Speech/tongue data analytics
Our current research in speech and tongue data analytics focuses on developing advanced MRI techniques for analyzing tongue motion during speech. We have created statistical multimodal atlases of 4D tongue motion and high-resolution vocal tract models using structural MRI. We are employing deep learning methods to differentiate post-cancer from healthy tongue muscle coordination patterns during speech. Our future research in this area is likely to explore more sophisticated AI models for real-time speech analysis, potentially leading to improved diagnostic tools for speech disorders and more effective rehabilitation techniques for patients with oral cancers or neurological conditions affecting speech.
Brain Tumor Analysis
In brain tumor analysis, our current research involves developing unsupervised domain adaptation techniques for tumor segmentation and proposing incremental learning methods for heterogeneous structure segmentation in brain MRI. Our work also includes creating symmetric-constrained irregular structure inpainting for brain MRI registration with tumor pathology. Future directions may involve integrating multi-modal imaging data for more accurate tumor characterization, developing AI models capable of predicting tumor growth and treatment response, and exploring the potential of federated learning to leverage data from multiple institutions while maintaining patient privacy.

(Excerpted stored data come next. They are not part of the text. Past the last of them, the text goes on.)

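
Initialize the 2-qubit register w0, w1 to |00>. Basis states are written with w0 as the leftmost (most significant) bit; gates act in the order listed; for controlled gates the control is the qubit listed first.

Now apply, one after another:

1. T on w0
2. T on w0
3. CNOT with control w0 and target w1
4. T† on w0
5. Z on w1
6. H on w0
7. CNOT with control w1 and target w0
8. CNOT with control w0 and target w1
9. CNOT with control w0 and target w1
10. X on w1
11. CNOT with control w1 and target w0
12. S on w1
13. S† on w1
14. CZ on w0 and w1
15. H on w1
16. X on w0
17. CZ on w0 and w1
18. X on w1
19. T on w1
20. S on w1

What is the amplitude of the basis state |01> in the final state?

The final state's coefficient on |01> equals -exp(3*I*pi/4)/2. Key observation: the block from step 12 through step 13 cancels to the identity and can be dropped.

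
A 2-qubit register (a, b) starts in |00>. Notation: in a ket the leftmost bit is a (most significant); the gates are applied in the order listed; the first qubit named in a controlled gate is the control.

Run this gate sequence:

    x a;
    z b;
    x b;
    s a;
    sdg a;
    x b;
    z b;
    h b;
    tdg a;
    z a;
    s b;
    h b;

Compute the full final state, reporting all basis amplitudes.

After the circuit, the state carries amplitude 0 on |00>, 0 on |01>, -sqrt(2)/2 on |10>, (1 - I)*exp(3*I*pi/4)/2 on |11>. Key observation: gates 2-7 undo each other exactly, leaving only the rest of the circuit to track.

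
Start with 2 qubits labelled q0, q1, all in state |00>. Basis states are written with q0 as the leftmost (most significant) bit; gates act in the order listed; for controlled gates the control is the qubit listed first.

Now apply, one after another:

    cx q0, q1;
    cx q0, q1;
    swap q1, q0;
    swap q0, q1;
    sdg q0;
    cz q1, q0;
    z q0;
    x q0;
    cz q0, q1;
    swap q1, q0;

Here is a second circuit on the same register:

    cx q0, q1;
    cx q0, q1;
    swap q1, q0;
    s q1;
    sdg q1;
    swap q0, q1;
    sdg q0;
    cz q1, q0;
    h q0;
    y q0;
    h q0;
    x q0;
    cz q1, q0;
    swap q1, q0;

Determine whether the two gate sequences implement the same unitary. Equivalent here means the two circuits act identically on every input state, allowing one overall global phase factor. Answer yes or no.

No: there is an input state on which the two circuits produce genuinely different outputs (not merely differing by a phase).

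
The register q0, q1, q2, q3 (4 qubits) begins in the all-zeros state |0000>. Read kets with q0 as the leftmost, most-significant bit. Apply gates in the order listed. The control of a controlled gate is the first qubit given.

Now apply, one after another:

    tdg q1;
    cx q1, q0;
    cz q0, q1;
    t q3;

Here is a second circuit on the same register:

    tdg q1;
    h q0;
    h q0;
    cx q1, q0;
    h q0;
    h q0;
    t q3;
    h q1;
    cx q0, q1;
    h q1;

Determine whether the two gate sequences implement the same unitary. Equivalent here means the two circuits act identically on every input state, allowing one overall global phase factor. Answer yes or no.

Yes: on every input state the two circuits agree up to one overall phase factor.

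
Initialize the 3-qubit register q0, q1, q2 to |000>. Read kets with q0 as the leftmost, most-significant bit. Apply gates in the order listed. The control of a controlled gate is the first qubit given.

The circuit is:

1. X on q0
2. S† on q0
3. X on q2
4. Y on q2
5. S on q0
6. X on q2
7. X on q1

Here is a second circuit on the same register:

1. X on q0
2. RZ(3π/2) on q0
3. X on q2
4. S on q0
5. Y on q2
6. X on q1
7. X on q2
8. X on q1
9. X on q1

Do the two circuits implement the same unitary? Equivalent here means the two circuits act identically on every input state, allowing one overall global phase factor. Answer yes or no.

Yes, they are equivalent — the unitaries differ by at most a global phase.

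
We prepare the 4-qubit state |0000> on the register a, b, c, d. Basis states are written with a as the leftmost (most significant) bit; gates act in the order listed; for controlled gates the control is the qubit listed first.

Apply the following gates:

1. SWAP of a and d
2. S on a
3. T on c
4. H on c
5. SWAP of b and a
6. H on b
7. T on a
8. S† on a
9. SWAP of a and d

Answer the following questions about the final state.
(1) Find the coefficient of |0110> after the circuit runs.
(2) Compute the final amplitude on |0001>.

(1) The amplitude on |0110> is 1/2.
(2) |0001> carries amplitude 0 in the final state.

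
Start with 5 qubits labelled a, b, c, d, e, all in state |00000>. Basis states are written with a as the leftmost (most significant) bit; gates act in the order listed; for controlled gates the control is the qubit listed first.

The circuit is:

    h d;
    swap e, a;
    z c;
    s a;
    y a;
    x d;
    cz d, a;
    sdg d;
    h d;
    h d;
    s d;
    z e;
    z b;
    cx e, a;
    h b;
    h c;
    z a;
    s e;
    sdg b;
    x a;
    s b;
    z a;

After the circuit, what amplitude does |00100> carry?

|00100> carries amplitude -sqrt(2)*I/4 in the final state.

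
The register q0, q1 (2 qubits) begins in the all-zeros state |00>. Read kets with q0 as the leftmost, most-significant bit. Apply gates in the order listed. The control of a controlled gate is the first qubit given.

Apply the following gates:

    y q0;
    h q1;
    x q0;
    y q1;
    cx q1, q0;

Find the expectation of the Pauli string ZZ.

The observable ZZ averages to 1.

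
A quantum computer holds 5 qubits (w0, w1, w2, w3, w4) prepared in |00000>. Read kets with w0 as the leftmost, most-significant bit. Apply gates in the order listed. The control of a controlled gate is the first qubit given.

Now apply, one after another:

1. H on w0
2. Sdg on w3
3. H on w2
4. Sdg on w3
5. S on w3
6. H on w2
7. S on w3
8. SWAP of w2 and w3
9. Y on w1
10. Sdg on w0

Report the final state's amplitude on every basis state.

After the circuit, the state carries amplitude sqrt(2)*I/2 on |01000>, sqrt(2)/2 on |11000>, and 0 on every other basis state.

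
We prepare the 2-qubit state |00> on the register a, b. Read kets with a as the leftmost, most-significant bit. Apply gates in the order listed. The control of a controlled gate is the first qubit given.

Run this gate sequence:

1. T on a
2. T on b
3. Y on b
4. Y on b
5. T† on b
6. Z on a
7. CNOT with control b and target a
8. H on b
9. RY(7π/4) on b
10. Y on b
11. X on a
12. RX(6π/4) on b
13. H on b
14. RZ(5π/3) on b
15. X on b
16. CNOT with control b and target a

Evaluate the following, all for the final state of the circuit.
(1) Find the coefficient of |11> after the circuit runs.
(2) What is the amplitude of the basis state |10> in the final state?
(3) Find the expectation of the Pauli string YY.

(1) The amplitude on |11> is 0. Key observation: gates 2-5 undo each other exactly, leaving only the rest of the circuit to track.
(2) |10> carries amplitude sqrt(2*sqrt(2) + 4)*(-exp(5*I*pi/6)/4 + exp(I*pi/3)/4) in the final state.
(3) In the final state, YY has expectation sqrt(6)/4.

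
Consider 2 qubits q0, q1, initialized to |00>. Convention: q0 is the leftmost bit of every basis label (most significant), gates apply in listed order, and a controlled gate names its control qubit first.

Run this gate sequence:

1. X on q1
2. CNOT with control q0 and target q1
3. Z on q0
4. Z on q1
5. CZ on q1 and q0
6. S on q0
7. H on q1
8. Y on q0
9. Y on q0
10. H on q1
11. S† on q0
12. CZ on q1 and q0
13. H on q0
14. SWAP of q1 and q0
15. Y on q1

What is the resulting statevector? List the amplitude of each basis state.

The final amplitudes are 0 on |00>, 0 on |01>, sqrt(2)*I/2 on |10>, -sqrt(2)*I/2 on |11>. Key observation: gates 5-12 undo each other exactly, leaving only the rest of the circuit to track.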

Cardiac Image/Motion Analysis
Our current cardiac image and motion analysis research focuses on quantitative analysis methods for myocardial perfusion SPECT guided by coronary CT angiography and the creation of 4D statistical atlases of the human heart from gated PET images. We are also exploring segmentation of cardiac structures using successive subspace learning from cine MRI. Our future research may delve into AI-driven personalized cardiac modeling, real-time analysis of cardiac function during interventional procedures, and the development of predictive models for cardiovascular disease progression and treatment outcomes.
Anatomical and Functional Atlases
The development of anatomical and functional atlases is a significant area of our research, with current work including 4D multimodal atlases of tongue motion during speech, high-resolution vocal tract atlases, and multi-subject atlases from structural tongue MRI. Our future research in this field may focus on creating more comprehensive, population-specific atlases that account for variations across different demographics. We may also pursue efforts to develop dynamic, AI-updated atlases that evolve with new data inputs, providing increasingly accurate representations of anatomical and functional variability.
(Unsupervised) Domain Adaptation
Our current research in unsupervised domain adaptation includes the development of adversarial methods with conditional and label shift. We have also worked on adapting off-the-shelf source segmenters for target medical image segmentation. Our future research may explore more sophisticated domain adaptation techniques that can handle extreme domain shifts, multi-source domain adaptation for medical imaging, and the development of domain-invariant features that can generalize across a wide range of medical imaging modalities and acquisition parameters.
Interpretable Machine/Deep Learning
While not a primary focus, our work touches on interpretable machine learning through successive subspace learning for disease classification and the development of interpretable deep learning methods in medical imaging contexts. Our future research in this area is likely to focus on developing AI models that provide clear, clinically relevant explanations for their decisions. This may include the integration of domain knowledge into AI architectures, the development of attention-based models that highlight important image regions, and the creation of hybrid models that combine the strengths of both rule-based and deep learning approaches to enhance interpretability while maintaining high performance.